Таким образом, с точки зрения лингвистики фольклорного текста, запретительная примета, имеющая, как выяснилось, устойчивые структурно–синтаксические формы завершения, имеющая конкретную коммуникативную функцию запрета на основе породившей её приметы (как текста с исходной функцией примечания), может быть квалифицирована в конкретной записи как «текст записи», а в системном смысле иметь статус одного из вариантов текстемы.
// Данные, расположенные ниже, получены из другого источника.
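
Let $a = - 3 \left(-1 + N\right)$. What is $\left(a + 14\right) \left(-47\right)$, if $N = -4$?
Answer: $-1363$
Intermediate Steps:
$a = 15$ ($a = - 3 \left(-1 - 4\right) = \left(-3\right) \left(-5\right) = 15$)
$\left(a + 14\right) \left(-47\right) = \left(15 + 14\right) \left(-47\right) = 29 \left(-47\right) = -1363$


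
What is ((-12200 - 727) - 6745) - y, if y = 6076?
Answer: -25748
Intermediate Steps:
((-12200 - 727) - 6745) - y = ((-12200 - 727) - 6745) - 1*6076 = (-12927 - 6745) - 6076 = -19672 - 6076 = -25748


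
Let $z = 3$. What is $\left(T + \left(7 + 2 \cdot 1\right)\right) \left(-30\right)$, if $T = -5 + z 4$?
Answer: $-480$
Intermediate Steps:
$T = 7$ ($T = -5 + 3 \cdot 4 = -5 + 12 = 7$)
$\left(T + \left(7 + 2 \cdot 1\right)\right) \left(-30\right) = \left(7 + \left(7 + 2 \cdot 1\right)\right) \left(-30\right) = \left(7 + \left(7 + 2\right)\right) \left(-30\right) = \left(7 + 9\right) \left(-30\right) = 16 \left(-30\right) = -480$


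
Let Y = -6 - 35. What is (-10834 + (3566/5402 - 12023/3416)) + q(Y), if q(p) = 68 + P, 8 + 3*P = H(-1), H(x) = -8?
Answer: -298228019609/27679848 ≈ -10774.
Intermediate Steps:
P = -16/3 (P = -8/3 + (⅓)*(-8) = -8/3 - 8/3 = -16/3 ≈ -5.3333)
Y = -41
q(p) = 188/3 (q(p) = 68 - 16/3 = 188/3)
(-10834 + (3566/5402 - 12023/3416)) + q(Y) = (-10834 + (3566/5402 - 12023/3416)) + 188/3 = (-10834 + (3566*(1/5402) - 12023*1/3416)) + 188/3 = (-10834 + (1783/2701 - 12023/3416)) + 188/3 = (-10834 - 26383395/9226616) + 188/3 = -99987541139/9226616 + 188/3 = -298228019609/27679848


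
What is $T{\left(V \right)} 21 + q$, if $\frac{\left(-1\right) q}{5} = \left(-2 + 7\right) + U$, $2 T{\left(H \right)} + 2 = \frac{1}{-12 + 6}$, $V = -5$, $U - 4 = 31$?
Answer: $- \frac{891}{4} \approx -222.75$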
Причем, соглашаясь с когнитивистами, мы полагаем, что всякая устойчивая поэтическая форма неслучайна и «является продуктом структур человеческого познания» [7] , а текстема, следовательно, может быть воспринята как минимальная, функционально значимая системная единица когнитивной практики человека.[текст с сайта музея-заповедника "Кижи": http://kizhi.karelia.ru]
- [1] Здесь и далее: СДК-№ - индивидуальный код группы, указание населенного пункта, года работы группы.
- [2] Стрижев А.Н. Народные приметы. М., 1997. С.242.
- [3] Славянские древности: Этнолингвистический словарь / Под общей редакцией Н.И.Толстого. М., 1999. Т.2. С.269.
- [4] Бахтин М.М. Эстетика словесного творчества. М., 1986. С.269.
- [5] Чистов К.В. Вариативность и поэтика фольклорного текста // IX Международный съезд славистов. История, культура, этнография и фольклор славянских народов. М., 1983. С.145.
- [6] Гаспаров Б.М. Язык. Память. Образ. Лингвистика языкового существования. М., 1996. С.193.
- [7] Кибрик А.Е. Когнитивные исследования по дискурсу // Вопросы языкознания. 1994. №5.С.126.
Текст может отличаться от опубликованного в печатном издании, что обусловлено особенностями подготовки текстов для интернет-сайта.